Controlling Legal Standard
Respuesta:
*i* would say any increase from 0 representation is proportionately significant, i don't know if the court would agree. "at the cost of the creditors" is going to be a tough sell when debt's at around 90.
Quote
5. Section 1102(a)(2) of the Bankruptcy Code provides, in pertinent part, that “
◦n request of a party in interest, the court may order the appointment of additional committees of creditors or of equity security holders if necessary to assure adequate representation of creditors or equity security holders.” The Bankruptcy Code does not define the term “adequate representation.” In re National R.V. Holdings, Inc.,
390 B.R. 690, 695 (Bankr. C.D.Cal. 2008). Instead, courts retain the discretion to
appoint an equity committee based on the facts of each individual case. In re Williams
Communications Group, Inc., 281 B.R. 216, 220 (Bankr. S.D.N.Y. 2002) (citing Albero
v. Johns-Manville Corp. (In re Johns-Manville Corp.), 68 B.R. 155, 159 (S.D.N.Y.
1986)).
6. Courts have considered a number of factors in evaluating the need
for an equity committee. Most notably, an equity committee “should not be appointed
unless equity holders establish that (i) there is a substantial likelihood that they will
receive a meaningful distribution in the case under a strict application of the absolute
priority rule, and (ii) they are unable to represent their interests in the bankruptcy case
without an official committee.” Williams, 281 B.R. at 223. An equity committee should
not be appointed if the debtors appears hopelessly insolvent “because neither the debtor
nor the creditors should have to bear the expense of negotiating over the terms of what is
in essence a gift.” Id. at 220 (citing In re Emons Industries, Inc., 50 B.R. 692, 694
(Bankr. S.D.N.Y. 1985)).
Respuesta:
thanks for making our case for us
Quote
7. In addition to those determinants, courts have also considered the following factors: (i) the number of shareholders, and whether the shares are publicly traded; (ii) the size and complexity of the chapter 11 case; (iii) the delay and additional cost that would result from the appointment of an equity committee; (iv) the likelihood that the debtor is solvent; and (v) the timing of the motion relative to the status of the chapter 11 case. National R.V., 390 B.R. at 695-6 (citing In re Leap Wireless Int'l, Inc.,
295 B.R. 135, 137 (Bankr. S.D.Cal. 2003); Williams, 281 B.R. at 220; In re Wang
Laboratories, Inc., 149 B.R. 1, 2 (Bankr. D.Mass. 1992)).
Respuesta:
iii - delay, possibly. cost would be coming out of equity's slice anyway.
Quote
8. Not every case with a large number of shareholders warrants an
official equity committee. Williams, 281 B.R. at 223 (citing Wang, 149 B.R. at 2). If an
equity committee were necessary in every large case, Congress “would have mandated
the appointment of equity committees instead of leaving it within the discretion of the
UST and the Court.” Id. (citing Albero v. Johns-Manville, 68 B.R. at 160).

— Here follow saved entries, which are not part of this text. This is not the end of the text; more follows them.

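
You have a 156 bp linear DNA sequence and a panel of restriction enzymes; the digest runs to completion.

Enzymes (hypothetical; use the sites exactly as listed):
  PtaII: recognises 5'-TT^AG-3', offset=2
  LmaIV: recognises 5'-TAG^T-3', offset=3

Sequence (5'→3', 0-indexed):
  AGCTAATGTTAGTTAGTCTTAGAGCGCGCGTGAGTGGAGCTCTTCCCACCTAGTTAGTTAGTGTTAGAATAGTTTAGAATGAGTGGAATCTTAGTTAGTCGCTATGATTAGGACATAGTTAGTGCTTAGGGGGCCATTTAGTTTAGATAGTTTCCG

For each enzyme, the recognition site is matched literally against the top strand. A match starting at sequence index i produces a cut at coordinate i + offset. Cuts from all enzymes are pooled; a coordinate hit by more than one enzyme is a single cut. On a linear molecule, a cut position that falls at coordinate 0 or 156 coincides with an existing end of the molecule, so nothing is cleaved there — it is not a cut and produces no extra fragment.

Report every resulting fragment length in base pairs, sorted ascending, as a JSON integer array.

Site scan:
  PtaII TTAG/2: at [8, 12, 18, 53, 57, 63, 73, 90, 94, 107, 118, 125, 137, 142] ⇒ [10, 14, 20, 55, 59, 65, 75, 92, 96, 109, 120, 127, 139, 144]
  LmaIV TAGT/3: at [9, 13, 50, 54, 58, 69, 91, 95, 115, 119, 138, 147] ⇒ [12, 16, 53, 57, 61, 72, 94, 98, 118, 122, 141, 150]

All cut coordinates (distinct, sorted): [10, 12, 14, 16, 20, 53, 55, 57, 59, 61, 65, 72, 75, 92, 94, 96, 98, 109, 118, 120, 122, 127, 139, 141, 144, 150]

Fragment lengths:
  [0,10): 10 bp
  [10,12): 2 bp
  [12,14): 2 bp
  [14,16): 2 bp
  [16,20): 4 bp
  [20,53): 33 bp
  [53,55): 2 bp
  [55,57): 2 bp
  [57,59): 2 bp
  [59,61): 2 bp
  [61,65): 4 bp
  [65,72): 7 bp
  [72,75): 3 bp
  [75,92): 17 bp
  [92,94): 2 bp
  [94,96): 2 bp
  [96,98): 2 bp
  [98,109): 11 bp
  [109,118): 9 bp
  [118,120): 2 bp
  [120,122): 2 bp
  [122,127): 5 bp
  [127,139): 12 bp
  [139,141): 2 bp
  [141,144): 3 bp
  [144,150): 6 bp
  [150,156): 6 bp

[2,2,2,2,2,2,2,2,2,2,2,2,2,3,3,4,4,5,6,6,7,9,10,11,12,17,33]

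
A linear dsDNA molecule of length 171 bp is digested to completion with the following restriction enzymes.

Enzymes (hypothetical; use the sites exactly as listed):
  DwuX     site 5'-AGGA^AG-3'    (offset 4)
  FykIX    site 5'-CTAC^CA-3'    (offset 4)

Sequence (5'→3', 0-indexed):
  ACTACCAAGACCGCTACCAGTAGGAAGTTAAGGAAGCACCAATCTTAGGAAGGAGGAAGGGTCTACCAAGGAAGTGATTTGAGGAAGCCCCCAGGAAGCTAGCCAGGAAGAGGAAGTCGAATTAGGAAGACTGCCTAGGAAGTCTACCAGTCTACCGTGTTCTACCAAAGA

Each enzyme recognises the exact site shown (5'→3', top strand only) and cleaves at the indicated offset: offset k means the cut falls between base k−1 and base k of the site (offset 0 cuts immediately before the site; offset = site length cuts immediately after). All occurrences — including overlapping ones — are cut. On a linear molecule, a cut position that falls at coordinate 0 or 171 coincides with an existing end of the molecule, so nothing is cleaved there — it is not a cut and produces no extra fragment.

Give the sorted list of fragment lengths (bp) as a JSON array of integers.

[5,6,6,6,7,7,8,9,9,11,12,12,13,13,13,16,18]

Per-enzyme occurrences:
  DwuX (AGGAAG, off=4): starts [21, 30, 46, 53, 68, 81, 92, 104, 110, 123, 136] → cuts [25, 34, 50, 57, 72, 85, 96, 108, 114, 127, 140]
  FykIX (CTACCA, off=4): starts [1, 13, 62, 143, 161] → cuts [5, 17, 66, 147, 165]

Pooled cuts: [5, 17, 25, 34, 50, 57, 66, 72, 85, 96, 108, 114, 127, 140, 147, 165]

Fragments:
  [0,5): 5 bp
  [5,17): 12 bp
  [17,25): 8 bp
  [25,34): 9 bp
  [34,50): 16 bp
  [50,57): 7 bp
  [57,66): 9 bp
  [66,72): 6 bp
  [72,85): 13 bp
  [85,96): 11 bp
  [96,108): 12 bp
  [108,114): 6 bp
  [114,127): 13 bp
  [127,140): 13 bp
  [140,147): 7 bp
  [147,165): 18 bp
  [165,171): 6 bp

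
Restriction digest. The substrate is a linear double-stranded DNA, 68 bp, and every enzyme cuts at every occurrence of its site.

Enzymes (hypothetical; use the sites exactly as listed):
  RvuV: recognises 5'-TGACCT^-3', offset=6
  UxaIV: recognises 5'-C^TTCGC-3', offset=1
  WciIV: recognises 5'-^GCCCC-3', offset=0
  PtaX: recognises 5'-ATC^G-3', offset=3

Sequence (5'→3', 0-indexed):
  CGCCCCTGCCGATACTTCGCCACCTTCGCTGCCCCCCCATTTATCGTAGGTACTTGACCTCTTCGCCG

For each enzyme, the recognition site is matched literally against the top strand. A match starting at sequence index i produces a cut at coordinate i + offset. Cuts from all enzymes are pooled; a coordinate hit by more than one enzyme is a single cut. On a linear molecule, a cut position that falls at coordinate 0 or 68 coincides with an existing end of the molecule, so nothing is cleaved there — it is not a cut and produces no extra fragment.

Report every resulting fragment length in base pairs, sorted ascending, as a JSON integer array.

Per-enzyme occurrences:
  RvuV TGACCT/6: at [54] ⇒ [60]
  UxaIV CTTCGC/1: at [14, 23, 60] ⇒ [15, 24, 61]
  WciIV GCCCC/0: at [1, 30] ⇒ [1, 30]
  PtaX ATCG/3: at [42] ⇒ [45]

Pooled cuts: [1, 15, 24, 30, 45, 60, 61]

Fragments:
  [0,1): 1 bp
  [1,15): 14 bp
  [15,24): 9 bp
  [24,30): 6 bp
  [30,45): 15 bp
  [45,60): 15 bp
  [60,61): 1 bp
  [61,68): 7 bp

[1,1,6,7,9,14,15,15]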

this is at the discretion of the UST, oops!
Quote
9. The burden rests on the movant to show that an additional
committee is necessary for adequate representation. In re Dana Corp., 344 B.R. 35, 38
(Bankr. S.D.N.Y. 2006); In re Enron Corp., 279 B.R. 671, 685 (Bankr. S.D.N.Y. 2002).
Respuesta:
how about equity-antagonistic creditors? thx unsecured creditors.
Quote
10. The appointment of an equity committee is “an extraordinary remedy” and should be “the rare exception.” National R.V., 390 B.R. at 695 (citing
Dana, 344 B.R. at 38; Enron, 279 B.R. at 685, et al.); Williams, 281 B.R. at 223.
I. An Equity Committee Should Not Be Appointed Until It is Clear That Equity Holders Have an Economic Interest in the Chapter 11 Cases
11. An equity committee should not be appointed unless it appears likely that the equity holders will receive a meaningful distribution. Williams, 281 B.R. at 223. Though there is no clear litmus test for solvency, the court in Williams examined
the following evidence:
(i) the difference between the debtor’s reported assets and liabilities; ( Yes, let's look at those, and the Notes section )
(ii) the trading price of the debtor’s publicly held stock and bonds; and 90% baby
(iii) the partial recovery to creditors and other parties under a proposed plan. Id. at 220-1.
that's up to weil
12. These chapter 11 cases were filed less than one month ago, and it remains far too early to determine whether the equity holders will receive any meaningful distribution. The Debtors have not yet proposed a plan of reorganization or even fully set out a schedule of their assets and liabilities. The deadline to file proofs of claim has not yet expired, and it remains unclear what demands will be made on the Debtors’ estates.
Though much of this information is forthcoming, the degree of uncertainty remains too
high to justifiably conclude that the equity holders will receive a distribution in these
chapter 11 cases.
Respuesta:
not applicable
Quote
13. Lehman’s stock is currently trading for approximately 11 cents per share, a nearly 100 percent drop in value from its price only months ago. Even more tellingly, Lehman’s unsecured debt largely is trading at less than 10 cents on the dollar, suggesting that market participants believe the prospects for substantial repayment to
creditors are slim. See Table of Lehman Bond Prices, attached as Exhibit A. An auction
of derivatives tied to Lehman Bonds held on October 10, 2008 set a price of 8.625 cents
on the dollar for Lehman bonds, further corroborating that informed markets do not
expect a substantial payout to Lehman’s creditors. See Press Release, Markit Group
Limited, Creditex and Markit Announce Final Results of Lehman Credit Event Auction
(October 10, 2008), attached as Exhibit B. If the likelihood of a full recovery to creditors
is slight, the prospects for a residual payment to shareholders are even more dire.
Respuesta:
yeah, not here
Quote
II. The Added Cost to the Estates of an Equity Committee Far Outweighs Any Minimal Increase in Representation for Equity Holders 14. In determining whether to appoint an equity committee, courts apply a balancing test to weigh the cost of an equity committee against the concern for adequate representation. Wang, 149 B.R. at 3. The appointment of an equity committee
would significantly increase costs to the Debtors, since such appointments are “closely
followed by applications to retain attorneys and accountants.” In re Saxon Indus., Inc.,
39 B.R. 945, 947 (Bankr. S.D.N.Y. 1984). In addition to the direct cost of maintaining an
additional staff of professionals, the appointment of an equity committee would impose
intangible costs on the Debtors’s estates, such as delay and disruption in the
administration of these chapter 11 cases. See Albero v. Johns-Manville, 68 B.R. at 160.
The appointment of an additional committee would stymie the chapter 11 process in
exchange for little, if any, benefit to equity holders.
Respuesta:
here's a good one.. at least $7.5B worth in face value in the preferred equity alone is at stake (let's take weil's claim that the REITs are in play at face value). not counting 1.7billion common. the relative cost of representation for equity is miniscule in comparison.